Sunday, January 15, 2012

Is It Possible To Save A Marriage By Talking To A Counselor?

By Tonthoy Rilathan


Where do most couples end up when their marriage starts to fall apart? For the most part it is couples therapy or counseling of some nature, right? When neither person wants to let go but they do not know how to fix their issues, then they turn to an objective third party to show them the way. The question is whether counseling can actually save a marriage.

If you fall into this category seeking help with marital issues, it all hinges on how you go into your therapy sessions. You have to realize right from the start that there is no guarantee that someone else can fix your marriage. Ultimately, the real work has to be done by you and your spouse.

People that go into their sessions expecting the therapist or counselor to validate their own thoughts and feelings and fix the problems that they see in their mate are the ones that come out disappointed. What a therapist really provides is objectivity, not validation. The mindset has to be different if this approach is going to work for the couple.

A therapist is not going to take sides or say one person is right and the other wrong. Their job is essentially to steer the couple to working out the issues, which are created equally by both of them. They both share bits and pieces of the blame, but therapy is not about blame.

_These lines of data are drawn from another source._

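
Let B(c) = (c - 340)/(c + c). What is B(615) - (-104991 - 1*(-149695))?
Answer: -10997129/246 ≈ -44704.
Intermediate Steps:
B(c) = (-340 + c)/(2*c) (B(c) = (-340 + c)/((2*c)) = (-340 + c)*(1/(2*c)) = (-340 + c)/(2*c))
B(615) - (-104991 - 1*(-149695)) = (½)*(-340 + 615)/615 - (-104991 - 1*(-149695)) = (½)*(1/615)*275 - (-104991 + 149695) = 55/246 - 1*44704 = 55/246 - 44704 = -10997129/246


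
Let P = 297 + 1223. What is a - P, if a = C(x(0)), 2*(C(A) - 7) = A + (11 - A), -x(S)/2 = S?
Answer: -3015/2 ≈ -1507.5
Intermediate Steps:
x(S) = -2*S
C(A) = 25/2 (C(A) = 7 + (A + (11 - A))/2 = 7 + (½)*11 = 7 + 11/2 = 25/2)
a = 25/2 ≈ 12.500
P = 1520
a - P = 25/2 - 1*1520 = 25/2 - 1520 = -3015/2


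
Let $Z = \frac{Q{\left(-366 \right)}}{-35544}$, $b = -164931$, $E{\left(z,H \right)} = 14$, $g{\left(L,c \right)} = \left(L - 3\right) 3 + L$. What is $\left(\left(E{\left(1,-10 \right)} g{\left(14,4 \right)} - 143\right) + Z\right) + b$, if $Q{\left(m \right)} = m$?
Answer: $- \frac{974000323}{5924} \approx -1.6442 \cdot 10^{5}$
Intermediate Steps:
$g{\left(L,c \right)} = -9 + 4 L$ ($g{\left(L,c \right)} = \left(-3 + L\right) 3 + L = \left(-9 + 3 L\right) + L = -9 + 4 L$)
$Z = \frac{61}{5924}$ ($Z = - \frac{366}{-35544} = \left(-366\right) \left(- \frac{1}{35544}\right) = \frac{61}{5924} \approx 0.010297$)
$\left(\left(E{\left(1,-10 \right)} g{\left(14,4 \right)} - 143\right) + Z\right) + b = \left(\left(14 \left(-9 + 4 \cdot 14\right) - 143\right) + \frac{61}{5924}\right) - 164931 = \left(\left(14 \left(-9 + 56\right) - 143\right) + \frac{61}{5924}\right) - 164931 = \left(\left(14 \cdot 47 - 143\right) + \frac{61}{5924}\right) - 164931 = \left(\left(658 - 143\right) + \frac{61}{5924}\right) - 164931 = \left(515 + \frac{61}{5924}\right) - 164931 = \frac{3050921}{5924} - 164931 = - \frac{974000323}{5924}$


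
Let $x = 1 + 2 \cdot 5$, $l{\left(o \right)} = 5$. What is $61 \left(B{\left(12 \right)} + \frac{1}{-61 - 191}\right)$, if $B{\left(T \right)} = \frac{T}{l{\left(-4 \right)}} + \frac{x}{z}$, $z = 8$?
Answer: $\frac{579683}{2520} \approx 230.03$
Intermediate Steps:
$x = 11$ ($x = 1 + 10 = 11$)
$B{\left(T \right)} = \frac{11}{8} + \frac{T}{5}$ ($B{\left(T \right)} = \frac{T}{5} + \frac{11}{8} = \frac{11}{8} + \frac{T}{5}$)
$61 \left(B{\left(12 \right)} + \frac{1}{-61 - 191}\right) = 61 \left(\left(\frac{11}{8} + \frac{1}{5} \cdot 12\right) + \frac{1}{-61 - 191}\right) = 61 \left(\left(\frac{11}{8} + \frac{12}{5}\right) + \frac{1}{-252}\right) = 61 \left(\frac{151}{40} - \frac{1}{252}\right) = 61 \cdot \frac{9503}{2520} = \frac{579683}{2520}$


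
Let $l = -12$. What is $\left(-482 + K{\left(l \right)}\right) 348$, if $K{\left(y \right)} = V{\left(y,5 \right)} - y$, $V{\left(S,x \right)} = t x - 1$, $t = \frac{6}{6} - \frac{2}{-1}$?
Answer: $-158688$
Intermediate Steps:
$t = 3$ ($t = 6 \cdot \frac{1}{6} - -2 = 1 + 2 = 3$)
$V{\left(S,x \right)} = -1 + 3 x$ ($V{\left(S,x \right)} = 3 x - 1 = -1 + 3 x$)
$K{\left(y \right)} = 14 - y$ ($K{\left(y \right)} = \left(-1 + 3 \cdot 5\right) - y = \left(-1 + 15\right) - y = 14 - y$)
$\left(-482 + K{\left(l \right)}\right) 348 = \left(-482 + \left(14 - -12\right)\right) 348 = \left(-482 + \left(14 + 12\right)\right) 348 = \left(-482 + 26\right) 348 = \left(-456\right) 348 = -158688$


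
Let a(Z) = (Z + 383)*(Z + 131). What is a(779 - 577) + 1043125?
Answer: 1237930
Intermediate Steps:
a(Z) = (131 + Z)*(383 + Z) (a(Z) = (383 + Z)*(131 + Z) = (131 + Z)*(383 + Z))
a(779 - 577) + 1043125 = (50173 + (779 - 577)**2 + 514*(779 - 577)) + 1043125 = (50173 + 202**2 + 514*202) + 1043125 = (50173 + 40804 + 103828) + 1043125 = 194805 + 1043125 = 1237930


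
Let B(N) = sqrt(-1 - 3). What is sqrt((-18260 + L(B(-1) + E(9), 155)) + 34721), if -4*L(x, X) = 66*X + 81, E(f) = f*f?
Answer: sqrt(55533)/2 ≈ 117.83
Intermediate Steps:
B(N) = 2*I (B(N) = sqrt(-4) = 2*I)
E(f) = f**2
L(x, X) = -81/4 - 33*X/2 (L(x, X) = -(66*X + 81)/4 = -(81 + 66*X)/4 = -81/4 - 33*X/2)
sqrt((-18260 + L(B(-1) + E(9), 155)) + 34721) = sqrt((-18260 + (-81/4 - 33/2*155)) + 34721) = sqrt((-18260 + (-81/4 - 5115/2)) + 34721) = sqrt((-18260 - 10311/4) + 34721) = sqrt(-83351/4 + 34721) = sqrt(55533/4) = sqrt(55533)/2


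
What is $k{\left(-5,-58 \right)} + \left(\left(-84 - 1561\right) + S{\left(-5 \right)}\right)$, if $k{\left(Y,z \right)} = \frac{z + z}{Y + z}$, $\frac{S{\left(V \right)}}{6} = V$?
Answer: $- \frac{105409}{63} \approx -1673.2$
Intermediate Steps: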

Marital problems are always deeper than someone not taking out the trash or constantly being late for dates. What the therapist wants to do is get beneath all the squabbling and figure out what is really driving all the unhappiness and ultimately wrecking your relationship.

Under every petty argument is a deeper issue.

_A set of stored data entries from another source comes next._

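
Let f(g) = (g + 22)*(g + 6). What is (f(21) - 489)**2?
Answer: 451584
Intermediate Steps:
f(g) = (6 + g)*(22 + g) (f(g) = (22 + g)*(6 + g) = (6 + g)*(22 + g))
(f(21) - 489)**2 = ((132 + 21**2 + 28*21) - 489)**2 = ((132 + 441 + 588) - 489)**2 = (1161 - 489)**2 = 672**2 = 451584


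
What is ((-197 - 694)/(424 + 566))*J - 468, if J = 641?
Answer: -10449/10 ≈ -1044.9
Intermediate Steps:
((-197 - 694)/(424 + 566))*J - 468 = ((-197 - 694)/(424 + 566))*641 - 468 = -891/990*641 - 468 = -891*1/990*641 - 468 = -9/10*641 - 468 = -5769/10 - 468 = -10449/10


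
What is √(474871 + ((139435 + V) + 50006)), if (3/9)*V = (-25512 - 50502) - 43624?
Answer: √305398 ≈ 552.63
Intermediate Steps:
V = -358914 (V = 3*((-25512 - 50502) - 43624) = 3*(-76014 - 43624) = 3*(-119638) = -358914)
√(474871 + ((139435 + V) + 50006)) = √(474871 + ((139435 - 358914) + 50006)) = √(474871 + (-219479 + 50006)) = √(474871 - 169473) = √305398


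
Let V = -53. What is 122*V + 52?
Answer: -6414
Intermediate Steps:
122*V + 52 = 122*(-53) + 52 = -6466 + 52 = -6414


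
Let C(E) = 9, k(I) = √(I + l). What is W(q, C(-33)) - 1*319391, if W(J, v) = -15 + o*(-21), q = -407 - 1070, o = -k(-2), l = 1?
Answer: -319406 + 21*I ≈ -3.1941e+5 + 21.0*I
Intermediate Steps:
k(I) = √(1 + I) (k(I) = √(I + 1) = √(1 + I))
o = -I (o = -√(1 - 2) = -√(-1) = -I ≈ -1.0*I)
q = -1477
W(J, v) = -15 + 21*I (W(J, v) = -15 - I*(-21) = -15 + 21*I)
W(q, C(-33)) - 1*319391 = (-15 + 21*I) - 1*319391 = (-15 + 21*I) - 319391 = -319406 + 21*I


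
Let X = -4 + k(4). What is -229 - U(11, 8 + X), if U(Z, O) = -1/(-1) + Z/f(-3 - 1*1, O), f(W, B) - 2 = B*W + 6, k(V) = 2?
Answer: -3669/16 ≈ -229.31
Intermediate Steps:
f(W, B) = 8 + B*W (f(W, B) = 2 + (B*W + 6) = 2 + (6 + B*W) = 8 + B*W)
X = -2 (X = -4 + 2 = -2)
U(Z, O) = 1 + Z/(8 - 4*O) (U(Z, O) = -1/(-1) + Z/(8 + O*(-3 - 1*1)) = -1*(-1) + Z/(8 + O*(-3 - 1)) = 1 + Z/(8 + O*(-4)) = 1 + Z/(8 - 4*O))
-229 - U(11, 8 + X) = -229 - (2 - (8 - 2) + (¼)*11)/(2 - (8 - 2)) = -229 - (2 - 1*6 + 11/4)/(2 - 1*6) = -229 - (2 - 6 + 11/4)/(2 - 6) = -229 - (-5)/((-4)*4) = -229 - (-1)*(-5)/(4*4) = -229 - 1*5/16 = -229 - 5/16 = -3669/16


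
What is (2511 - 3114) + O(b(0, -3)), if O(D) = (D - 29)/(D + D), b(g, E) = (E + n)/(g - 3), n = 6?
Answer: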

Couples who go into therapy knowing that finger pointing is useless and they both have their own flaws have a higher chance of success. Both people have to be willing to put their own defensiveness aside and just listen to one another.

A husband who flies off the handle because his wife says she is lonely may shout out that he has to work because she sits at home with the kids earning nothing. This is defensiveness that prevents him from really hearing that she is lonely. This is what doesn't work.

That is extremely hard to do, but if you can both force it at first then things will get easier. You have to remind yourself that the other person's problem doesn't always mean something negative about you. If you can do this, then chances are high that you can save a marriage through counseling.